Bu belki de Yeni Tipografik stil için ticari bir talebin mevcut olmamasından kaynaklanıyordu. Yine de aynı zamanda kurallarının izin verilen grafik form ve stillerin belli olması ölçüsünde spesifik, ama aynı zamanda da çok geniş olmasının da etkisi olduğunu düşünüyorum – bu tipografiyi gerçekten ne yeni yapıyordu? Bu yüzden, Tschichold’un erken dönem çalışmalarına duyduğum sevgiye rağmen dizgi için genelgeçer bir kurallar bütünü ortaya koymanın imkânsız bir görev olduğunu düşünüyorum, zira bu çalışma konunun tüm inceliklerini ve ayrımlarını hesaba katmıyor. Aynı zamanda birkaç yıl önce Tschichold’un da belirttiği üzere kültür ve tasarımın çalkalanan medcezir güçleri de bu çalışmayı daha zor kılıyor.

İşte düşündüğüm şey: Ya Tschichold’un vaazcı kurallarında bulunabilecek problemlerin çevresinden dolaşan bir kurallar bütünü ortaya koyarsak? Böyle bir kurallar rehberi hazırlayacaksak neleri içermesi gerekirdi? Ne derece kapsamlı ya da spesifik olurdu? Ağın spektrumunun tipografi üzerinde ne gibi bir etkisi olurdu?
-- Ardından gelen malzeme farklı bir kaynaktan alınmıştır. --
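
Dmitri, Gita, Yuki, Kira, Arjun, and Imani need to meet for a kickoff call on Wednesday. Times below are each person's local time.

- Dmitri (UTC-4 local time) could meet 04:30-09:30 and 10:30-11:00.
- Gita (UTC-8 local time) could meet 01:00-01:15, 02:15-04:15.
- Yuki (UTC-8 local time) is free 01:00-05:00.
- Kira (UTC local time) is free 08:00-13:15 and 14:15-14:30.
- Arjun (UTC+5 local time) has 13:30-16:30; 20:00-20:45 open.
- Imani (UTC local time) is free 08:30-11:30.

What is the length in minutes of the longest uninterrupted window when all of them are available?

75

Dmitri in UTC: 08:30-13:30, 14:30-15:00 (add 4h to convert from UTC-4).
Gita in UTC: 09:00-09:15, 10:15-12:15 (add 8h to convert from UTC-8).
Yuki in UTC: 09:00-13:00 (add 8h to convert from UTC-8).
Kira in UTC: 08:00-13:15, 14:15-14:30.
Arjun in UTC: 08:30-11:30, 15:00-15:45 (subtract 5h to convert from UTC+5).
Imani in UTC: 08:30-11:30.
Dmitri ∩ Gita: 09:00-09:15, 10:15-12:15.
Dmitri ∩ Gita ∩ Yuki: 09:00-09:15, 10:15-12:15.
Dmitri ∩ Gita ∩ Yuki ∩ Kira: 09:00-09:15, 10:15-12:15.
Dmitri ∩ Gita ∩ Yuki ∩ Kira ∩ Arjun: 09:00-09:15, 10:15-11:30.
Dmitri ∩ Gita ∩ Yuki ∩ Kira ∩ Arjun ∩ Imani: 09:00-09:15, 10:15-11:30.
The longest is 10:15-11:30 at 75 minutes.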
Bu sorular beni üç prensibe, öneriye ya da daha doğrusu İnternet’e metin koyarken “gergin olmam gereken şey”e yönlendirdi:

Yeni İnternet Tipografisi Prensipleri:

1. Metni fonttan, anlamı stilden öne koymalıyız.

2. Tipografik kararların sonuçlarını ortaya koyan araçlar kullanmak/yapmak zorundayız.

3. İnternet tipografisinin en güçsüz noktası kadar güçlü olabileceğini kabul etmeliyiz.